Une attaque organisée
Guillaume, responsable de l’antenne nantaise, se trouvait lui aussi sur place. « Ce soir-là, on sortait d’une conférence sur le racisme anti-Blanc dans un lieu privé. On pense que les antifas étaient déjà aux aguets », explique-t-il. L’hommage à Lola, décidé à la dernière minute, devait être un moment de recueillement simple, et surtout en cohérence avec le verdict de sa meurtrière, prononcé la veille. Mais, à proximité de la cathédrale, « on a repéré trois ou quatre très jeunes hommes, sans doute lycéens, qui semblaient nous observer avant de partir chercher du renfort ».

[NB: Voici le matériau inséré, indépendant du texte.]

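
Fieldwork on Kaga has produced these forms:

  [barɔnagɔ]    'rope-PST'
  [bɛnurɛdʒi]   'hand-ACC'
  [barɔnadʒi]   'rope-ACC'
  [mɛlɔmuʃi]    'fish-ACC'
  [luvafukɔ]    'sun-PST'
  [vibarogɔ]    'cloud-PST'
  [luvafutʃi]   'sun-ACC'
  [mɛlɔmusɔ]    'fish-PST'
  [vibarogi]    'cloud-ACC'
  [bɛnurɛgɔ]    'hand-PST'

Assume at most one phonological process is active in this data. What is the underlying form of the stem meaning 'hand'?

The root 'hand' surfaces as [bɛnurɛgɔ] and [bɛnurɛdʒi], with a stem-final [g] ~ [dʒ] alternation.
If /g/ were underlying and a rule turned it into [dʒ] before the ACC suffix, 'cloud' would also alternate; but it has [g] in both [vibarogɔ] and [vibarogi].
The alternation reflects depalatalization: palato-alveolar /tʃ/, /dʒ/ and /ʃ/ become [k], [g] and [s] when no front vowel follows. /dʒ/ is underlying.

/bɛnurɛdʒ/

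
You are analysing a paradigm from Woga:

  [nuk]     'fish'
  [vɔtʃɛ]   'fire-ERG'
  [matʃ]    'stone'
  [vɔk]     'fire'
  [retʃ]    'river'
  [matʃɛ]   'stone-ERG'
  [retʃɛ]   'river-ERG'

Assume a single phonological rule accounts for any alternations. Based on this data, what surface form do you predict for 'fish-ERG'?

[nutʃɛ]

The root 'fire' surfaces as [vɔtʃɛ] and [vɔk], with a stem-final [tʃ] ~ [k] alternation.
The stem 'river' ([retʃɛ], [retʃ]) shows [tʃ] unchanged in both environments, so [tʃ] cannot be basic with [k] derived in isolation.
The underlying segment must be /k/; /k/ becomes palato-alveolar [tʃ] before a front vowel, yielding [tʃ] there.
The one attested form of 'fish', [nuk], shows underlying /nuk/. Applying the same rule before a front vowel gives [nutʃɛ].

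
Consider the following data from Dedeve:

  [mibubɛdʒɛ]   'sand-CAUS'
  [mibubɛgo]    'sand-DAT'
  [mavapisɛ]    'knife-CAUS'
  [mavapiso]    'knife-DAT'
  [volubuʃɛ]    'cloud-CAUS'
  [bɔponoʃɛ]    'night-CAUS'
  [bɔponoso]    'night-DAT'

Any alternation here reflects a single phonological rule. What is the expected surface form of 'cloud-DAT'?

In [bɔponoʃɛ] and [bɔponoso] the final segment of 'night' alternates: [ʃ] ~ [s].
If /s/ were underlying and a rule turned it into [ʃ] before the CAUS suffix, 'knife' would also alternate; but it has [s] in both [mavapisɛ] and [mavapiso].
So /ʃ/ is underlying, and a rule of depalatalization — palato-alveolar /dʒ/ and /ʃ/ become [g] and [s] when no front vowel follows — gives [s].
The one attested form of 'cloud', [volubuʃɛ], shows underlying /volubuʃ/. Applying the same rule when no front vowel follows gives [volubuso].

[volubuso]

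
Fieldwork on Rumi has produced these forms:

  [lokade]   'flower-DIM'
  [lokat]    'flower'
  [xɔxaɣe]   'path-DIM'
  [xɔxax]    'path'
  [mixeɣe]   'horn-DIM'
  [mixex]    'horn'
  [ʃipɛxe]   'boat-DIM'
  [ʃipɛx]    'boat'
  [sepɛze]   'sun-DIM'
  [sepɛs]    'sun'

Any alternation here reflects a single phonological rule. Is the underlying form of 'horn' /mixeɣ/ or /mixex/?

/mixeɣ/

In [mixeɣe] and [mixex] the final segment of 'horn' alternates: [ɣ] ~ [x].
Compare 'boat', with invariant [x] in [ʃipɛxe] and [ʃipɛx]: an analysis with underlying /x/ and a rule producing [ɣ] before the DIM suffix would wrongly predict alternation here too.
The underlying segment must be /ɣ/; voiced obstruents become voiceless word-finally, yielding [x] there.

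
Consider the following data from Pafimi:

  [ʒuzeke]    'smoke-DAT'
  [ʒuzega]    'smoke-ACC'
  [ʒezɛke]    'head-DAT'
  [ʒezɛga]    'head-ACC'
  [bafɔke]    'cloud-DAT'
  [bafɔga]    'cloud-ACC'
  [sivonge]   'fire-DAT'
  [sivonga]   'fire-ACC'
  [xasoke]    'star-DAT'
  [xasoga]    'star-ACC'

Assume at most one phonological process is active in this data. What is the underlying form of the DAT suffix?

The DAT suffix surfaces as [-ge] and [-ke], depending on the final segment of the stem.
By contrast the ACC suffix keeps its initial [g] throughout — that segment must be underlying.
So the underlying form is /-ke/, and voiceless stops become voiced after a nasal.

/-ke/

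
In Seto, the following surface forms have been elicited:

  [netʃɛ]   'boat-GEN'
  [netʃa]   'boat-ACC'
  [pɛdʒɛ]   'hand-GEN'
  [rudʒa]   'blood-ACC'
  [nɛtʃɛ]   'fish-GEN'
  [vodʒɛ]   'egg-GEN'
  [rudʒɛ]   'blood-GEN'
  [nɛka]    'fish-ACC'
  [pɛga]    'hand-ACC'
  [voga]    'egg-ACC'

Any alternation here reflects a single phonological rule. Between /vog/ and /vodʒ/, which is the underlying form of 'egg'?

The stem for 'egg' ends in [g] in [voga] but [dʒ] in [vodʒɛ].
But 'blood' keeps [dʒ] in both environments ([rudʒa], [rudʒɛ]), so there is no rule changing /dʒ/ to [g] before the ACC suffix.
Therefore /g/ is basic and [dʒ] is derived by palatalization before a front vowel (/k/ and /g/ become palato-alveolar [tʃ] and [dʒ] before a front vowel).

/vog/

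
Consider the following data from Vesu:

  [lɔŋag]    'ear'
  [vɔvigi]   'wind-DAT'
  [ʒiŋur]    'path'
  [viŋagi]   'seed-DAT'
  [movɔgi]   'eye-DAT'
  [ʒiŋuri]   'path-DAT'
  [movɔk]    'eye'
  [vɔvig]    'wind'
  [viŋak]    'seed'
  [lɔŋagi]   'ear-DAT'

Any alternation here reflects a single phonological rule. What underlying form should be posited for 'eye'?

/movɔk/

The stem for 'eye' ends in [k] in [movɔk] but [g] in [movɔgi].
The stem 'wind' ([vɔvig], [vɔvigi]) shows [g] unchanged in both environments, so [g] cannot be basic with [k] derived in isolation.
The underlying segment must be /k/; voiceless stops become voiced between vowels, yielding [g] there.
Hence 'eye' is /movɔk/ underlyingly.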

Deux minutes plus tard, ils reviennent, accompagnés d’une trentaine d’individus « visiblement préparés à un affrontement, habillés tout en noir, cagoulés, équipés de gazeuses et de torches » En face, une douzaine d’étudiants, « en chemises, en Barbour™, de 18 à 24 ans ». « Ils nous ont poursuivi. Individuellement, on n’a pas le choix que de se défendre », explique Guillaume. Lors de l’affrontement qui dure environ cinq minutes, un grand nombre de coups sont échangés. Les antifas, eux, sont armés de ces fumigènes qui peuvent provoquer des brûlures au quatrième degré.
Chez les plus jeunes, « il a fallu attendre que la pression redescende, beaucoup étaient choqués ». Mais aucun, dit-il, « ne s’est défilé ». Au contraire, ils affirment être confortés dans leur combat contre cette gauche extrême qui « se regroupe, charge et cherche l’affrontement ». Pour Guillaume, il ne faut pas être dupe, « des gens habillés tout en noir, regroupés, qui se donnent des ordres, qui ont du matériel pour agresser, ils ne sont pas là pour discuter ».

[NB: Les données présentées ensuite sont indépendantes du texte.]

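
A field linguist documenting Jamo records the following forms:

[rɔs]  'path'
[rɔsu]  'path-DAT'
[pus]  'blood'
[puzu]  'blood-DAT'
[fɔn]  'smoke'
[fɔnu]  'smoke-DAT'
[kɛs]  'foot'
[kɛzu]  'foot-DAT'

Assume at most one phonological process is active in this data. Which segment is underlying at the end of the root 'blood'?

In [pus] and [puzu] the final segment of 'blood' alternates: [s] ~ [z].
If /s/ were underlying and a rule turned it into [z] before the DAT suffix, 'path' would also alternate; but it has [s] in both [rɔs] and [rɔsu].
The alternation reflects word-final obstruent devoicing: voiced obstruents become voiceless word-finally. /z/ is underlying.

/z/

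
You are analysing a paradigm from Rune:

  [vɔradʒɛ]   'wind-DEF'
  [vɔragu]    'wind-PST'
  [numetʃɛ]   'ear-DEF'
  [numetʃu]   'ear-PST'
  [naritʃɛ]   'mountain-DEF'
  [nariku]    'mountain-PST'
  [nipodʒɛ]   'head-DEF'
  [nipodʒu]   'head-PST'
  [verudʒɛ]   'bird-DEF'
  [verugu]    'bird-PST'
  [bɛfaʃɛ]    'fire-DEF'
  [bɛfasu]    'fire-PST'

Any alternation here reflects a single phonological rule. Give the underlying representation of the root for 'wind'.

In [vɔradʒɛ] and [vɔragu] the final segment of 'wind' alternates: [dʒ] ~ [g].
But 'head' keeps [dʒ] in both environments ([nipodʒɛ], [nipodʒu]), so there is no rule changing /dʒ/ to [g] before the PST suffix.
The alternation reflects palatalization before a front vowel: /k/, /g/ and /s/ become palato-alveolar [tʃ], [dʒ] and [ʃ] before a front vowel. /g/ is underlying.
The underlying form of 'wind' is therefore /vɔrag/.

/vɔrag/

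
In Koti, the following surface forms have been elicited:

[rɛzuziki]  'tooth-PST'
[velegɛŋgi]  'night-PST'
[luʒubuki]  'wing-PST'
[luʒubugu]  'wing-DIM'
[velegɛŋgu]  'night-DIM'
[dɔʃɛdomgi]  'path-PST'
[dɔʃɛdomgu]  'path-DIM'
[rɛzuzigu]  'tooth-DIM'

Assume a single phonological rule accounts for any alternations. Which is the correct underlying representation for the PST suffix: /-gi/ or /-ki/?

/-ki/

The PST morpheme has two allomorphs, [-gi] and [-ki].
The DIM suffix, which begins with [g], is invariant after every stem; so [g] is not altered by any rule here.
So the underlying form is /-ki/, and voiceless stops become voiced after a nasal.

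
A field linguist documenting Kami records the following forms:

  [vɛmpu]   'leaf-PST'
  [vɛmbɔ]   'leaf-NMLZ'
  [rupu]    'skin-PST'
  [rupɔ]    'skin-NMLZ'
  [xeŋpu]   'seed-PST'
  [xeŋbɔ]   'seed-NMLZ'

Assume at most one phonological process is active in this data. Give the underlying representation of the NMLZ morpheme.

The NMLZ morpheme has two allomorphs, [-bɔ] and [-pɔ].
The PST suffix, which begins with [p], is invariant after every stem; so [p] is not altered by any rule here.
The NMLZ suffix is therefore /-bɔ/ underlyingly, with post-vocalic devoicing: voiced stops become voiceless after a vowel.

/-bɔ/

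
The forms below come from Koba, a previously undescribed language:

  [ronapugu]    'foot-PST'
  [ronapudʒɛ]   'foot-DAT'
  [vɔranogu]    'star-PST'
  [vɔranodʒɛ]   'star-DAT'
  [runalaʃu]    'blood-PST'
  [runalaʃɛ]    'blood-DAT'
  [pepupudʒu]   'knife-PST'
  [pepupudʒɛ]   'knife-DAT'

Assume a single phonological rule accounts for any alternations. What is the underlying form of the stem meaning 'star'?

The root 'star' surfaces as [vɔranogu] and [vɔranodʒɛ], with a stem-final [g] ~ [dʒ] alternation.
The stem 'knife' ([pepupudʒu], [pepupudʒɛ]) shows [dʒ] unchanged in both environments, so [dʒ] cannot be basic with [g] derived before the PST suffix.
So /g/ is underlying, and a rule of palatalization before a front vowel — /g/ becomes palato-alveolar [dʒ] before a front vowel — gives [dʒ].

/vɔranog/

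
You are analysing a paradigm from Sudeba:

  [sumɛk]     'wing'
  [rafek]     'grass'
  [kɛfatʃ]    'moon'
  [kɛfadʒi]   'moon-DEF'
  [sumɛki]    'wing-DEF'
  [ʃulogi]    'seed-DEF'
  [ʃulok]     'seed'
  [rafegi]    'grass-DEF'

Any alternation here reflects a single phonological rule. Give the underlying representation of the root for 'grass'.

The root 'grass' surfaces as [rafek] and [rafegi], with a stem-final [k] ~ [g] alternation.
The stem 'wing' ([sumɛk], [sumɛki]) shows [k] unchanged in both environments, so [k] cannot be basic with [g] derived before the DEF suffix.
The alternation reflects word-final obstruent devoicing: voiced obstruents become voiceless word-finally. /g/ is underlying.
The underlying form of 'grass' is therefore /rafeg/.

/rafeg/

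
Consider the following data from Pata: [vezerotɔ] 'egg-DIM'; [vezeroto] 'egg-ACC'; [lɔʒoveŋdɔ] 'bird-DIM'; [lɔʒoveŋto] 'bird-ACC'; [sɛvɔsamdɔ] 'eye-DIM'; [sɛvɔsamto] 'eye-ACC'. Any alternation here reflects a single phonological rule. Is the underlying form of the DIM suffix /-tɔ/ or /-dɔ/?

/-dɔ/

The DIM suffix surfaces as [-dɔ] and [-tɔ], depending on the final segment of the stem.
By contrast the ACC suffix keeps its initial [t] throughout — that segment must be underlying.
The DIM suffix is therefore /-dɔ/ underlyingly, with post-vocalic devoicing: voiced stops become voiceless after a vowel.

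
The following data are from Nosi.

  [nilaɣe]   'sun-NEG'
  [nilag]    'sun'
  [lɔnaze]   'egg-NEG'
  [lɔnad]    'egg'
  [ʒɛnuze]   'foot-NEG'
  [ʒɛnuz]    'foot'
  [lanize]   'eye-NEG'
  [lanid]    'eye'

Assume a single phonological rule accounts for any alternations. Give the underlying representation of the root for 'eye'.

/lanid/

The stem for 'eye' ends in [z] in [lanize] but [d] in [lanid].
The stem 'foot' ([ʒɛnuze], [ʒɛnuz]) shows [z] unchanged in both environments, so [z] cannot be basic with [d] derived in isolation.
The alternation reflects intervocalic spirantization: voiced stops become fricatives between vowels. /d/ is underlying.
Hence 'eye' is /lanid/ underlyingly.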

« On s’en fout, de votre Lola »
La phrase, entendue au cours de l’attaque par l’un des militants patriotes, résume, pour Édouard Bina, l’état d’esprit de leurs agresseurs : « Nos martyrs contre leurs martyrs ». Le président national de la Cocarde étudiante, dénonce (encore) « l’impunité » dont jouit, selon lui, cette extrême gauche violente : « Il est 22 heures. On n’a pas, par magie, une trentaine de gens qui apparaissent armés et cagoulés à cette heure-là s’ils ne se préparaient pas à ça », dit-il.
Cette violence, selon lui, s’accompagne d’une « double censure » : physique, d’une part, « en nous empêchant d’agir », et sociale, d’autre part, « en essayant de nous faire dégager quand nous réussissons à enseigner ou à atteindre certaines positions, comme c’est le cas aujourd’hui avec notre fondateur Pierre Gentillet », rappelle le président de l’association.
L’agression aura au moins révélé, selon Édouard Bina, « un grand courage dans l’épreuve », de la part de ses militants qui en sont sortis plus convaincus que jamais de la nécessité de leur engagement.